Spotify is starting to crack down on listeners who run ad blockers when using the service.
In a new email to users the streaming platform said its new user guidelines “make it clear that all types of ad blockers, bots and fraudulent streaming activities are not permitted.”
New terms of service, which come into effect on March 1 mean that accounts that use ad blockers face immediate suspension.
Ad blocks have become an increasing issue for Spotify. The company said in March 2018 that while preparing for its initial public offering, it discovered two million users, about 1.3 percent of its total user base at the time , had been using blockers on the free version of Spotify.
At the time Spotify began cracking down on unauthorised Android apps that let people access the service without ads.
In its new terms of service, Spotify says “circumventing or blocking advertisements in the Spotify Service, or creating and distributing tools designed to block advertisements in the Spotify Service” may now result in “immediate termination or suspension of your Spotify account.”
Spotify found itself entangled in another Facebook data breach recently.
A New York Times report on how Facebook shares user data with partners, found that the company admitted it had given third-party companies extensive access to messages.
Facebook insisted access had been given so people could log into services like Spotify with their Facebook account and send messages through the app.
In a blog post, the company wrote:
“Did partners get access to messages? Yes. But people had to explicitly sign in to Facebook first to use a partner’s messaging feature. Take Spotify for example. After signing in to your Facebook account in Spotify’s desktop app, you could then send and receive messages without ever leaving the app. Our API provided partners with access to the person’s messages in order to power this type of feature.”
“To put it simply, this work was about helping people do two things. First, people could access their Facebook accounts or specific Facebook features on devices and platforms built by other companies like Apple, Amazon, Blackberry and Yahoo. These are known as integration partners. Second, people could have more social experiences – like seeing recommendations from their Facebook friends – on other popular apps and websites, like Netflix, The New York Times, Pandora and Spotify.
To be clear: none of these partnerships or features gave companies access to information without people’s permission, nor did they violate our 2012 settlement with the FTC.

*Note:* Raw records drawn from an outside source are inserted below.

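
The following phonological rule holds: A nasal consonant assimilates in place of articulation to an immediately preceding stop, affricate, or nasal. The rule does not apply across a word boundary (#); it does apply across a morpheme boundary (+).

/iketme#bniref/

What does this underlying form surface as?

[iketne#bmiref]

/m/ after /t/ (alveolar) → [n]
/n/ after /b/ (labial) → [m]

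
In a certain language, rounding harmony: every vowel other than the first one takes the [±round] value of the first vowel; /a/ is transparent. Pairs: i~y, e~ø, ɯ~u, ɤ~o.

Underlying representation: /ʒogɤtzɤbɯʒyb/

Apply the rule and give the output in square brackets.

/ɤ/ harmonizes with /o/ ([+round]) → [o]
/ɤ/ harmonizes with /o/ ([+round]) → [o]
/ɯ/ harmonizes with /o/ ([+round]) → [u]

[ʒogotzobuʒyb]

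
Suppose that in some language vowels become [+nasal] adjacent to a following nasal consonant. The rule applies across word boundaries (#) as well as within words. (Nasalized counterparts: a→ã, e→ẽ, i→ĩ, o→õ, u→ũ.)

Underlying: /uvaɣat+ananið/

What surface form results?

[uvaɣat+ãnãnið]

/a/ before nasal /n/ → [ã]
/a/ before nasal /n/ → [ã]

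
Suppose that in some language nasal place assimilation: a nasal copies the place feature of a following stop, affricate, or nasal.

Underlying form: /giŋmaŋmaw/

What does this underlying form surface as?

/ŋ/ before /m/ (labial) → [m]
/ŋ/ before /m/ (labial) → [m]

[gimmammaw]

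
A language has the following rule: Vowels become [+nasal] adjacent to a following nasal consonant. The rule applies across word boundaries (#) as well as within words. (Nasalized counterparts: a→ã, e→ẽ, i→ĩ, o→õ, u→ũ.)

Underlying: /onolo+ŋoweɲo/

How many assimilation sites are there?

/o/ before nasal /n/ → [õ]
/o/ before nasal /ŋ/ → [õ]
/e/ before nasal /ɲ/ → [ẽ]
3 segments change.

3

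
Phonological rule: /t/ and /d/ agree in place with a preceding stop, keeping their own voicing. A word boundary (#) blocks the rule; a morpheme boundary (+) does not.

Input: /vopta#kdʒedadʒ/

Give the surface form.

/t/ after /p/ (labial) → [p]

[voppa#kdʒedadʒ]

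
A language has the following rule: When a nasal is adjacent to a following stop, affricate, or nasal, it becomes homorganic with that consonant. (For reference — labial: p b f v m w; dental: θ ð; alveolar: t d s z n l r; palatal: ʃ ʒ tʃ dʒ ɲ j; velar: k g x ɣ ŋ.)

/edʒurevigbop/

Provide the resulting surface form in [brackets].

[edʒurevigbop]

no segment meets the rule's conditions; no change.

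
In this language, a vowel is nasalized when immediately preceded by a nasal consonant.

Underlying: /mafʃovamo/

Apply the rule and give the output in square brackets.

/a/ after nasal /m/ → [ã]
/o/ after nasal /m/ → [õ]

[mãfʃovamõ]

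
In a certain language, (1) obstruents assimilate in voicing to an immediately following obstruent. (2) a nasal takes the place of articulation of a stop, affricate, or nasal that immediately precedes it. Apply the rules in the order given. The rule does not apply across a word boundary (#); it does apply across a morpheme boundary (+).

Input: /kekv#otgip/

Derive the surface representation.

[kegv#odgip]

Rule 1: /k/ before /v/ (voiced) → [g]
Rule 1: /t/ before /g/ (voiced) → [d]
After rule 1: kegv#odgip
Rule 2: no segment meets the rule's conditions; no change.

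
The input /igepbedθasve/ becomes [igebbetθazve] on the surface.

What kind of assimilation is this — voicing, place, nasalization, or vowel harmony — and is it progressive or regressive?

voicing assimilation, regressive

/p/→[b] /d/→[t] /s/→[z].
Each target copies a feature from the following segment, so the direction is regressive.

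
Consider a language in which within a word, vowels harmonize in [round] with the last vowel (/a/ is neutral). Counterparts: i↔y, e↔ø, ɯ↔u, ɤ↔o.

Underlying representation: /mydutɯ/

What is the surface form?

/y/ harmonizes with /ɯ/ ([-round]) → [i]
/u/ harmonizes with /ɯ/ ([-round]) → [ɯ]

[midɯtɯ]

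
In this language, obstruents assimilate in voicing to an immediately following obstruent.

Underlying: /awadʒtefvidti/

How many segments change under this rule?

/dʒ/ before /t/ (voiceless) → [tʃ]
/f/ before /v/ (voiced) → [v]
/d/ before /t/ (voiceless) → [t]
3 segments change.

3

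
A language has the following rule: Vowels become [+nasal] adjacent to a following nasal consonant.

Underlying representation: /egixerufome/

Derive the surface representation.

[egixerufõme]

/o/ before nasal /m/ → [õ]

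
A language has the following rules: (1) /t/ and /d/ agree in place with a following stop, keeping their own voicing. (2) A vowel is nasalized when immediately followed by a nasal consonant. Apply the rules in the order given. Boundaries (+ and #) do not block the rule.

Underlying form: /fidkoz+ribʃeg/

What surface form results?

[figkoz+ribʃeg]

Rule 1: /d/ before /k/ (velar) → [g]
After rule 1: figkoz+ribʃeg
Rule 2: no segment meets the rule's conditions; no change.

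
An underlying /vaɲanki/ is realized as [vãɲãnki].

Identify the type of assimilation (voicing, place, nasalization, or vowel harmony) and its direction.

/a/→[ã] /a/→[ã].
Each target copies a feature from the following segment, so the direction is regressive.

nasalization, regressive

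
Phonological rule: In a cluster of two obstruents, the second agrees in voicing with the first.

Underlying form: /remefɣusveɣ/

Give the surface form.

/ɣ/ after /f/ (voiceless) → [x]
/v/ after /s/ (voiceless) → [f]

[remefxusfeɣ]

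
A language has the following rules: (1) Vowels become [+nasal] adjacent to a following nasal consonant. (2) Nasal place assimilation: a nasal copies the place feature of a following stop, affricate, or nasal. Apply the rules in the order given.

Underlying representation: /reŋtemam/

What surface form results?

Rule 1: /e/ before nasal /ŋ/ → [ẽ]
Rule 1: /e/ before nasal /m/ → [ẽ]
Rule 1: /a/ before nasal /m/ → [ã]
After rule 1: rẽŋtẽmãm
Rule 2: /ŋ/ before /t/ (alveolar) → [n]

[rẽntẽmãm]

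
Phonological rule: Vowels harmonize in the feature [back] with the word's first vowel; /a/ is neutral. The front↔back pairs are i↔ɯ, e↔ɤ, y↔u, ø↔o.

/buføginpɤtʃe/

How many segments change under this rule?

/ø/ harmonizes with /u/ ([+back]) → [o]
/i/ harmonizes with /u/ ([+back]) → [ɯ]
/e/ harmonizes with /u/ ([+back]) → [ɤ]
3 segments change.

3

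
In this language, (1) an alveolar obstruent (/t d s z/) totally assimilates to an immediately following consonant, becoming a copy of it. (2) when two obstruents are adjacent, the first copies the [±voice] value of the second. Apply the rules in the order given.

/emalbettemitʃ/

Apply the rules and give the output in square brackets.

[emalbettemitʃ]

Rule 1: no segment meets the rule's conditions; no change.
After rule 1: emalbettemitʃ
Rule 2: no segment meets the rule's conditions; no change.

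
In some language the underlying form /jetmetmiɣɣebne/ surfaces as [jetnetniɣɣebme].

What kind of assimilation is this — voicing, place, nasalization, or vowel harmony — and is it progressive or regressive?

/m/→[n] /m/→[n] /n/→[m].
Each target copies a feature from the preceding segment, so the direction is progressive.

place assimilation, progressive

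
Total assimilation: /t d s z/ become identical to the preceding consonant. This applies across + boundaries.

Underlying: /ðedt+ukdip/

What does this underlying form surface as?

[ðedd+ukkip]

/t/ after /d/ → [d] (total assimilation)
/d/ after /k/ → [k] (total assimilation)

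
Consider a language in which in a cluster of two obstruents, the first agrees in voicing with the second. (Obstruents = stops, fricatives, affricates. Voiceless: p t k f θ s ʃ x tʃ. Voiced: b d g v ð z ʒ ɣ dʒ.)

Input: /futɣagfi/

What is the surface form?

/t/ before /ɣ/ (voiced) → [d]
/g/ before /f/ (voiceless) → [k]

[fudɣakfi]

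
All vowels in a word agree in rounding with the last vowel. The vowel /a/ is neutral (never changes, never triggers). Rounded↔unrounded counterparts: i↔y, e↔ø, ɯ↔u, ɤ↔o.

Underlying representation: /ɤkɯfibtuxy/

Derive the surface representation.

/ɤ/ harmonizes with /y/ ([+round]) → [o]
/ɯ/ harmonizes with /y/ ([+round]) → [u]
/i/ harmonizes with /y/ ([+round]) → [y]

[okufybtuxy]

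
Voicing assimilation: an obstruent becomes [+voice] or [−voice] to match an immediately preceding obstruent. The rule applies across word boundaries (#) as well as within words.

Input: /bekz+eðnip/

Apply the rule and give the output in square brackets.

[beks+eðnip]

/z/ after /k/ (voiceless) → [s]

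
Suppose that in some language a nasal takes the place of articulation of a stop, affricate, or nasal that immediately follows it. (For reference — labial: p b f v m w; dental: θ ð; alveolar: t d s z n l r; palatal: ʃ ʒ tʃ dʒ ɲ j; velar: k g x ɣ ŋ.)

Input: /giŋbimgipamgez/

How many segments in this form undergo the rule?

/ŋ/ before /b/ (labial) → [m]
/m/ before /g/ (velar) → [ŋ]
/m/ before /g/ (velar) → [ŋ]
3 segments change.

3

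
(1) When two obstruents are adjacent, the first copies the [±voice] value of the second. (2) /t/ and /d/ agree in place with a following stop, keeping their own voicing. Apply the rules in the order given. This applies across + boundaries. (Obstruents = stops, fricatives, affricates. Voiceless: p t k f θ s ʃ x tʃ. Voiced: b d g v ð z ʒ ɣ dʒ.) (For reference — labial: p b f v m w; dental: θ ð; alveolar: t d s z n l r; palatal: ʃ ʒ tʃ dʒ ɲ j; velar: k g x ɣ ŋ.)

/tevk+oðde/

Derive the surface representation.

[tefk+oðde]

Rule 1: /v/ before /k/ (voiceless) → [f]
After rule 1: tefk+oðde
Rule 2: no segment meets the rule's conditions; no change.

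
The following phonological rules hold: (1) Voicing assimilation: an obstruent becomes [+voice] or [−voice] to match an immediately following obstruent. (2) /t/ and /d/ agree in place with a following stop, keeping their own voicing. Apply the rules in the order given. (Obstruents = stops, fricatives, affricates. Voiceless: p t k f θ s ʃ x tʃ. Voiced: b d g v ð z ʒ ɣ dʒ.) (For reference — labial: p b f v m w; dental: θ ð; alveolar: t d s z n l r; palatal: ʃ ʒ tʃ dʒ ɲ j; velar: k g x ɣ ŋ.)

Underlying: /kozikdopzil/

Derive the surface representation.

[kozigdobzil]

Rule 1: /k/ before /d/ (voiced) → [g]
Rule 1: /p/ before /z/ (voiced) → [b]
After rule 1: kozigdobzil
Rule 2: no segment meets the rule's conditions; no change.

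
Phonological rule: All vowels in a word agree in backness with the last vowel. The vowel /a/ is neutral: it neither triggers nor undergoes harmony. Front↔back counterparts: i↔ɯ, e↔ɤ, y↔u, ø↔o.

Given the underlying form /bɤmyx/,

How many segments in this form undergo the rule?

1

/ɤ/ harmonizes with /y/ ([-back]) → [e]
1 segment changes.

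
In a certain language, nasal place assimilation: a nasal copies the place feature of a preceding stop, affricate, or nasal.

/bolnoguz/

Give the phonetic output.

[bolnoguz]

no segment meets the rule's conditions; no change.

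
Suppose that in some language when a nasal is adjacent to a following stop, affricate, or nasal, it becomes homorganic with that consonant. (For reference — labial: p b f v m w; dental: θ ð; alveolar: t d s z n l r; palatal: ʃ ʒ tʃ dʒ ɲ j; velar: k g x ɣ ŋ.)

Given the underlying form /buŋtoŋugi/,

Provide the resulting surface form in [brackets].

[buntoŋugi]

/ŋ/ before /t/ (alveolar) → [n]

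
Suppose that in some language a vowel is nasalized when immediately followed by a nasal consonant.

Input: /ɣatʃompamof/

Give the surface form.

/o/ before nasal /m/ → [õ]
/a/ before nasal /m/ → [ã]

[ɣatʃõmpãmof]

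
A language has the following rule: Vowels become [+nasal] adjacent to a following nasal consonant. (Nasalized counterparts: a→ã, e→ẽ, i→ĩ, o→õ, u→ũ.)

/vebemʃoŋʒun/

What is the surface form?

/e/ before nasal /m/ → [ẽ]
/o/ before nasal /ŋ/ → [õ]
/u/ before nasal /n/ → [ũ]

[vebẽmʃõŋʒũn]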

How did people use these features?
People used these features in many different ways, including through:
- Apps that allowed people to access their Facebook account on their Windows Phone device
- Notifications about their activity on Facebook that they could turn on while they were using Safari or other browsers
- “Social hubs” that consolidated their feeds across Facebook, Twitter, and other services
- Messaging integrations that allowed people to recommend things like songs from Spotify to friends
- Search results in Bing and elsewhere based on public information their friends shared
- Tools that helped them find friends on Facebook by uploading their contacts from email providers like Yahoo
We’ve been public about these features and partnerships over the years because we wanted people to actually use them – and many people did. They were discussed, reviewed, and scrutinized by a wide variety of journalists and privacy advocates.”